Des robots dans le corps ?
La nanorobotique au service de la médecine

Émission 1

Imaginez une bille… mais, miniature que l’on ferait voyager dans le corps humain…
Cette bille devient un véhicule qui apporterait un médicament à l’endroit précis d’une tumeur ou d’une infection. Depuis toujours on cherche des moyens de corriger ou de prévenir les maladies graves qui affectent l’humain, comme le cancer par exemple. Certaines avancées ont été plus importantes que d’autres, mais les méthodes de traitement actuelles demeurent agressives et comportent des effets secondaires et des risques.

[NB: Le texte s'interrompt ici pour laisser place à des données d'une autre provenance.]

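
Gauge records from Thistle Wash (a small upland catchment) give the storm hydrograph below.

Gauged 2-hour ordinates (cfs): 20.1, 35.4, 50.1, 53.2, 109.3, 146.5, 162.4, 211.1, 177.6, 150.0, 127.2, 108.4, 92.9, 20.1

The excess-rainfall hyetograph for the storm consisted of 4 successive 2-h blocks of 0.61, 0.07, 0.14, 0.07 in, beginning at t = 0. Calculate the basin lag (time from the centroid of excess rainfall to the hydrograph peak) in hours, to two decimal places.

t_L ≈ 11.74 h

Centroid of excess rainfall: t_c = Σ P_i·t̄_i / ΣP_i = 2.2584 h (block centres at 1, 3, 5, 7 h).
Hydrograph peak occurs at t = 14 h, so basin lag t_L = 14 − 2.2584 = 11.74 h.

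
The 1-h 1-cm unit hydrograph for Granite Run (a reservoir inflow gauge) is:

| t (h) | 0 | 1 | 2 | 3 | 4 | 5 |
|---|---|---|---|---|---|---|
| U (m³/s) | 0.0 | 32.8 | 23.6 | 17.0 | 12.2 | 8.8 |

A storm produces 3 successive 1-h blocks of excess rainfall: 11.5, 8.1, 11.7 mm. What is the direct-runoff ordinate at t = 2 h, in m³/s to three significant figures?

By discrete convolution, Q_j = Σ (P_i / 10 mm) · U_{j−i}.
At t = 2 h (j=2): Q = (11.5/10)·23.6 + (8.1/10)·32.8 + (11.7/10)·0.0 = 53.7 m³/s.

Q ≈ 53.7 m³/s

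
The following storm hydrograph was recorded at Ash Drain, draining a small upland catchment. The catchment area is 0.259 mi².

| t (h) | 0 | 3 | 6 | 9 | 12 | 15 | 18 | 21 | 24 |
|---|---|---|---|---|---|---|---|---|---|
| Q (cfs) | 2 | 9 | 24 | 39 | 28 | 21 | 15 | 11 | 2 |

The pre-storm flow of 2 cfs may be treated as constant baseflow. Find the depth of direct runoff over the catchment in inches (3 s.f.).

Direct runoff: 0.0, 7.0, 22.0, 37.0, 26.0, 19.0, 13.0, 9.0, 0.0 cfs; ΣQ_DR = 133.0 cfs.
V = ΣQ_DR · Δt = 133.0 × 10800 s = 1.436 × 10^6 ft³.
Over A = 0.259 mi², depth = V / A = 2.39 in.

d ≈ 2.39 in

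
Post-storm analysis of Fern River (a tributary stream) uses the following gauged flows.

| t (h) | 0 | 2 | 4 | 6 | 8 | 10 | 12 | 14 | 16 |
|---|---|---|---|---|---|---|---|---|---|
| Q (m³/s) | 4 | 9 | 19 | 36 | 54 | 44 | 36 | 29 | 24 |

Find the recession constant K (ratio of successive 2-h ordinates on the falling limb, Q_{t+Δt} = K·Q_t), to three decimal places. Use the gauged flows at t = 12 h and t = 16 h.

Using the recession-limb readings at t = 12 h and t = 16 h: Q falls from 36 to 24 m³/s over 2 intervals.
K = (Q₂/Q₁)^(1/2) = (24/36)^(1/2) = 0.816.

K ≈ 0.816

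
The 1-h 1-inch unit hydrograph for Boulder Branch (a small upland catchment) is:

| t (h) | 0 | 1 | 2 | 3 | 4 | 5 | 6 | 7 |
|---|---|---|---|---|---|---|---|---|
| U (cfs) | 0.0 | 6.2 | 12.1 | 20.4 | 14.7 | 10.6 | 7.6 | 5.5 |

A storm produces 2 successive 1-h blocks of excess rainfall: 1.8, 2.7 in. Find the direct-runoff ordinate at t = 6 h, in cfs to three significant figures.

By discrete convolution, Q_j = Σ (P_i / 1 in) · U_{j−i}.
At t = 6 h (j=6): Q = (1.8/1)·7.6 + (2.7/1)·10.6 = 42.3 cfs.

Q ≈ 42.3 cfs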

La chimiothérapie est un exemple typique de traitement qui est efficace, mais qui le serait encore plus s’il pouvait être appliqué de façon très localisée, directement sur la tumeur cancéreuse et non pas sur l’ensemble de l’organisme. Mais des chercheurs de l’École polytechnique de Montréal et du Centre hospitalier de l’Université de Montréal ont réussi récemment une première mondiale en nanorobotique, ce qui ouvre la voie à une révolution en médecine. Avec la nanorobotique, où des micro-robots peuvent être injectés dans le corps à une échelle extrêmement petite.C’est la science qui se rapproche... de la fiction.